See also: Compliance portal · Official resources · Guides index
Retention problems usually come from neglect, not intent. Businesses keep data too long because nobody owns cleanup, nobody trusts deletion, or nobody can even list all the systems involved.
Deletion is not real if it only happens in one system. The useful question is whether the business can explain what happens across product, CRM, support, analytics, exports, and vendor tooling.
Checklist
- Inventory systems of record. List every store of personal data: production DBs, warehouses, CRM, ticketing, email archives, file shares, device backups, and vendor dashboards.
- Define retention rationale by category. For each material category, document business, legal, tax, or fraud drivers—or admit “unset” explicitly.
- Align policy text with clocks. Privacy notices and DPAs promise timelines your automation or runbooks can meet.
- Deletion vs deactivation. Clarify whether accounts are soft-deleted, anonymised, or hard-deleted—and what remains in logs.
- Backups and snapshots. Document whether restored backups resurrect deleted principals; define expiry or re-deletion passes.
- Analytics and downstream copies. Check BI tools, event streams, CSV exports, and partner feeds for stale personal data.
- Support and CRM trails. Tickets, voice logs, attachments, and macros often retain identifiers—review retention there explicitly.
- Marketing automation. Suppression lists, reactivation rules, and consent withdrawal must not re-add deleted users.
- Vendor SLAs. Confirm subprocessors delete or return data on termination within contractually defined windows.
- Authorisation model. Identify which roles may approve extended retention, legal hold, or emergency overrides—document audit trail expectations.
- Rights request linkage. Deletion requests traverse the same inventory this checklist builds; rehearse one quarterly (deletion guide).

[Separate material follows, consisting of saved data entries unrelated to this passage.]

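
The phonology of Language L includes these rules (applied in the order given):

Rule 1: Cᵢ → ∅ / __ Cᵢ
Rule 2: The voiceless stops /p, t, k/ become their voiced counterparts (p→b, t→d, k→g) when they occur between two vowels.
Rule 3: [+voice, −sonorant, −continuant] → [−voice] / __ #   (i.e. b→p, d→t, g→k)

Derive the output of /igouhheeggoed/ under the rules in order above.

igouheegoet

Rule 1 (degemination): /hh/ is a geminate; the first /h/ deletes. /gg/ is a geminate; the first /g/ deletes. /igouhheeggoed/ → igouheegoed.
Rule 2 (intervocalic voicing): no segment meets the environment; /igouheegoed/ is unchanged.
Rule 3 (final devoicing): /d/ is a voiced stop in word-final position, so it devoices to [t]. /igouheegoed/ → igouheegoet.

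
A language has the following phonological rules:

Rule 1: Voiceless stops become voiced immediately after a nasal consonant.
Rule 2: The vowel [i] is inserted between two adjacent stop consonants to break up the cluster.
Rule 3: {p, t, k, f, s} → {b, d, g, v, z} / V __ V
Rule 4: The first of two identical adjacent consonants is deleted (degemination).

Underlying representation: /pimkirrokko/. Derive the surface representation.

pimgirogigo

Rule 1 (post-nasal voicing): /k/ is a voiceless stop immediately after the nasal /m/, so it voices to [g]. /pimkirrokko/ → pimgirrokko.
Rule 2 (stop-cluster i-epenthesis): /k/ and /k/ form a stop–stop cluster, so [i] is inserted between them. /pimgirrokko/ → pimgirrokiko.
Rule 3 (intervocalic voicing): /k/ is a voiceless obstruent between vowels /o/ and /i/, so it voices to [g]. /k/ is a voiceless obstruent between vowels /i/ and /o/, so it voices to [g]. /pimgirrokiko/ → pimgirrogigo.
Rule 4 (degemination): /rr/ is a geminate; the first /r/ deletes. /pimgirrogigo/ → pimgirogigo.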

- Manual clean-up debt. Flag systems needing human intervention so “partially automated” is not mistaken for “done.”
Where teams get surprised
- Support systems and ticket archives
- CRM and lifecycle tools
- Analytics platforms and data warehouses
- Exports, spreadsheets, and downloaded reports
- Third-party tools retaining copies longer than expected
Operational follow-up
Once the business knows where deletion actually breaks, it can create a more realistic retention schedule, rights workflow, and vendor review process instead of relying on vague policy language.